The impact of COVID on Kishwaukee College and what’s next

The pandemic has significantly impacted our communities and citizens. People have lost their lives and their livelihoods. The stress we are experiencing is profound and traumatic.
Like all of higher education, Kishwaukee College has felt the impact of the COVID-19 virus. As a collective college community, we have responded to the pandemic by moving the majority of our instruction and support services online this fall, and are planning the same for spring. We have taken a number of precautionary steps to ensure our students, faculty, and staff on campus are safe. The number of new and innovative technologies we have implemented to serve our students remotely is impressive. We have created a short-term training program in contact tracing, with the first class now underway. This spring, the college will be offering a few classes in math and science on campus to help support learners needing face-to-face instruction to be successful.
The question now is, what comes next? We are all anxious to see what a vaccine will mean for us, and we are hopeful we can resume to “normal” sometime in 2021. What will our community college and higher education look like in the new “normal,” and what will our students and communities want and need from us?

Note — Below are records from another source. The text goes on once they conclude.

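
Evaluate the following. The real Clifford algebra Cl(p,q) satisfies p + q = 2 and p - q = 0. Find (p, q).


We need p + q = 2 and p - q = 0.
Adding: 2p = 2 + 0 = 2, so p = 1.
Then q = 2 - 1 = 1.
(p, q) = (1, 1)


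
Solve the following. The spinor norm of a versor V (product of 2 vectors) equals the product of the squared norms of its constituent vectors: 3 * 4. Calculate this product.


Spinor norm N(V) = |v1|^2 * |v2|^2 * ... * |v2|^2
= 3 * 4
Running product: 3, 12
N(V) = 12


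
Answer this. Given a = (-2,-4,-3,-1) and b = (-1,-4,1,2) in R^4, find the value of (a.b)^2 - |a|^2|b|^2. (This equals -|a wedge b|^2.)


a . b = (-2)*(-1) + (-4)*(-4) + (-3)*1 + (-1)*2
= 2 + 16 + (-3) + (-2) = 13
|a|^2 = (-2)^2 + (-4)^2 + (-3)^2 + (-1)^2 = 30
|b|^2 = (-1)^2 + (-4)^2 + 1^2 + 2^2 = 22
(a.b)^2 = 13^2 = 169
|a|^2 * |b|^2 = 30 * 22 = 660
Result = 169 - 660 = -491


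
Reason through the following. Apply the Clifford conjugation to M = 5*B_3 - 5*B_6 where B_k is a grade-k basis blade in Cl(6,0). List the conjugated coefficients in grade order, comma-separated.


Clifford conjugate sign for grade k: (-1)^(k(k+1)/2)
Grade 3: (-1)^(3*4/2) = (-1)^6 = 1, coeff 5 -> 5
Grade 6: (-1)^(6*7/2) = (-1)^21 = -1, coeff -5 -> 5
Conjugated coefficients: 5, 5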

As devastating as the pandemic is, it is giving us a chance to pause, examine, and plan for what we will look like in the future. We are paying close attention to the needs of our business community. I have been participating in the Career and Technical Education program advisory committee meetings, and it energizes me to hear how we can work together to strengthen our local businesses and communities. We are discussing how to provide additional internship and on-the-job training programs, ensuring our students have the skills they need on the job, day one.

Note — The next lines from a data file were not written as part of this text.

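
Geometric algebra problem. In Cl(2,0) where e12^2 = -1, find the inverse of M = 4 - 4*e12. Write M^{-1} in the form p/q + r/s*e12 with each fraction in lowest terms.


M = 4 - 4*e12, where e12^2 = -1.
Since M commutes with its reverse ~M = a - b*e12, M * ~M = a^2 - b^2*e12^2 = a^2 + b^2.
So M^{-1} = ~M / (a^2 + b^2) = (a - b*e12)/(a^2 + b^2).
a^2 + b^2 = 16 + 16 = 32
Scalar part = 4/32 = 1/8
Bivector coeff = 4/32 = 1/8
M^{-1} = 1/8 + 1/8*e12


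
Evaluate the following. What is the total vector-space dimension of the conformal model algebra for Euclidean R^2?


The conformal model of R^2 uses Cl(3,1): the 2 Euclidean generators plus two extra orthogonal generators e+ (e+^2 = +1) and e- (e-^2 = -1), from which the null vectors e0, einf are built.
Number of generators m = 2 + 2 = 4.
dim Cl(p,q) = 2^m = 2^4 = 16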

As our economy rebounds, the demand for short-term education and training will be greater, so individuals can get back into the workplace quickly. We have significantly increased the number of short-term and continuing education programs offered, being responsive to the requests and needs of our local businesses, communities and residents.
Internally, we are having conversations on how we continue to move our College Equity Plan forward and create an educational environment to meet the unique needs of all our learners. Supporting their needs, and helping them improve their lives through higher education, will have a long-term impact by strengthening our communities. Our learners look differently now than they did even a few years ago, and we are studying how to best serve them going forward.
A community college exists to serve the residents and businesses of the district; we improve lives by providing a quality, affordable education. During my almost five years leading Kishwaukee College, we have continued to evolve, striving to be a leader in innovative education in our local communities. A number of challenges have been before us as an institution and an industry, and change has been a constant. It has not been easy, but we recognize that we cannot survive, and achieve our mission, without doing things differently.
As I walk around campus, for now it is incredibly quiet. But I can feel the excitement and anticipation of what comes next.